У противоположной стены небольшой, но хорошо и чисто убранной комнатки на диване сидел худощавый старик со скрипкой в руке, склонив набок седую, коротко остриженную голову, не спуская в то же время глаз с стоявшего перед ним на небольшом столике портрета в черной бархатной раме. Как ни напрягал мальчик своего зрения, он не мог разглядеть портрета. В комнате было довольно сумрачно от спущенных наполовину темно-синих занавесей. Только стекло портрета блестело и искрилось в полутьме.

Старик, должно быть, не замечал присутствия постороннего зрителя: он продолжал играть, по-прежнему не отводя взгляда от портрета. Мальчик слушал, вытянув шею и прижавшись подбородком к железному подоконнику. Он не только никогда не слышал, но даже и не подозревал о существовании такой музыки, такой чудной музыки. Он слушал и сам не мог понять того, что чувствовал в эту минуту. Ему вдруг почему-то припомнилась его далекая, почти забытая им деревушка, откуда его привезли четыре года тому назад. Как прекрасный неясный сон, смутно встали в его памяти тенистая роща, светло-бегущая веселая речка, залитая солнцем поля; мелькнуло знакомое морщинистое лицо; ему даже вдруг почудилось, что кто-то зовет его по имени... Слезы, помимо воли, приступают к глазам, щекочут в горле, а звуки чем дальше, тем становятся все печальней, звучнее; и кажется мальчику, что это уже не скрипка играет, а старик рыдает, и рыдания его уныло несутся и теряются где-то там, вдали...

В ответ на эти душу захватывающие звуки под окном раздалось вдруг тихое, глухое всхлипывание... Не выдержал мальчуган, слезы неудержимо хлынули из глаз... Он разрыдался, испугался сам своих слез и, бросившись от окна, что было духу пустился бежать вдоль улицы.

Игравший на скрипке удивленно поднял голову, положил скрипку на диван, подошел к окну и глянул на улицу. На улице никого не было. Только вдали, сверкая голыми пятками и утирая лицо широкими рукавами, убегал какой-то мальчуган в полосатом балахоне. Старик с минуту постоял у окна и затем медленно вернулся на свое место, взял со стола обеими руками портрет, несколько минут пристально вглядывался в него и вдруг с тихим стоном крепко, страстно прижался к нему губами. На глазах его блистали слезы.
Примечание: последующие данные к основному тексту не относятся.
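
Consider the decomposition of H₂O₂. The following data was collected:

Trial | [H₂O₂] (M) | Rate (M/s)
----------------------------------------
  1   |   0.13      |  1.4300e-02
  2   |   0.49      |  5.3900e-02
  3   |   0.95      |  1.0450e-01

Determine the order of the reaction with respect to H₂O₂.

first order (1)

Step 1: Compare trials to find order n where rate₂/rate₁ = ([H₂O₂]₂/[H₂O₂]₁)^n
Step 2: rate₂/rate₁ = 5.3900e-02/1.4300e-02 = 3.769
Step 3: [H₂O₂]₂/[H₂O₂]₁ = 0.49/0.13 = 3.769
Step 4: n = ln(3.769)/ln(3.769) = 1.00 ≈ 1
Step 5: The reaction is first order in H₂O₂.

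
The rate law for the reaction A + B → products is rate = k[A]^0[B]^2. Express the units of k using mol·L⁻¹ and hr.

(mol·L⁻¹)⁻¹·hr⁻¹

Step 1: Overall order = 0 + 2 = 2.
Step 2: rate has units mol·L⁻¹·hr⁻¹; [A]^0[B]^2 has units (mol·L⁻¹)^2.
Step 3: k = rate/([A]^0[B]^2), so units of k = (mol·L⁻¹)^(1-2)·hr⁻¹ = (mol·L⁻¹)⁻¹·hr⁻¹.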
Мальчик тем временем, добежав до конца улицы, повернул в один из переулков и быстро пошел, тяжело переводя дух, по деревянным мосткам. В конце переулка он юркнул в невысокую дверь старого покосившегося домика.
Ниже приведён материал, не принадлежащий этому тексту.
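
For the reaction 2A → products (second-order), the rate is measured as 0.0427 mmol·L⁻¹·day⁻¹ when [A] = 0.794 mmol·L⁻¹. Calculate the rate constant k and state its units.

0.06773 (mmol·L⁻¹)⁻¹·day⁻¹

Step 1: rate = k[A]^2, so k = rate / [A]^2.
Step 2: k = 0.0427 / (0.794)^2 = 0.0427 / 0.6304.
Step 3: k = 0.06773 (mmol·L⁻¹)⁻¹·day⁻¹.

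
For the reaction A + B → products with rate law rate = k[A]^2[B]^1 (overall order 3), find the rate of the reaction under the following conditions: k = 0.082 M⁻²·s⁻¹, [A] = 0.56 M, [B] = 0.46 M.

0.01183 M/s

Step 1: The rate law is rate = k[A]^2[B]^1, overall order = 2+1 = 3
Step 2: Substitute values: rate = 0.082 × (0.56)^2 × (0.46)^1
Step 3: rate = 0.082 × 0.3136 × 0.46 = 0.011829 M/s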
Над дверью висела заржавленная старая вывеска, изображавшая некогда золотой, ныне пего-зеленый, сапог, под которым красовалась следующая довольно хитрая надпись: «Починка С.П. Иванов сапог, делают сапожник новые». Художник, собственно, хотел написать две строчки; в верхней — «С.П. Иванов, сапожник», в нижней — «починка сапог, делают новые», но буквы и строчки до того слились, что с первого взгляда выходила как бы одна строчка.
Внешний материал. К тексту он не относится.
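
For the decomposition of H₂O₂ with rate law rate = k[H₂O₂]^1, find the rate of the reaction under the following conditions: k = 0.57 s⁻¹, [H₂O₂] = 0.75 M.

0.4275 M/s

Step 1: Identify the rate law: rate = k[H₂O₂]^1
Step 2: Substitute values: rate = 0.57 × (0.75)^1
Step 3: Calculate: rate = 0.57 × 0.75 = 0.4275 M/s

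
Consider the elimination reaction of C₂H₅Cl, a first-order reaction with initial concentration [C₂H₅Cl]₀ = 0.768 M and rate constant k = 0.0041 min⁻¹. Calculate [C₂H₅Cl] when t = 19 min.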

Но Степан Петрович нисколько не заботился о своей вывеске: его и так знал весь околоток, и работы у него всегда было довольно. Степан Петрович был человек хороший, добрый, брал за работу дешево, товар ставил на совесть, заказы исполнял аккуратно, и если бывал пьян, то не чаще одного раза в неделю; ко всему этому он всегда готов был оказать кредит своим заказчикам. Жил он в двух закоптелых каморках: в первой у него была мастерская, где он работал с двумя своими подмастерьями, в другой — его спальня. Степан Петрович был вдовец, а потому никакого хозяйства у него не было. Обедал он в трактире. Все это сильно упрощало его жизнь, и он был один из самых довольных людей.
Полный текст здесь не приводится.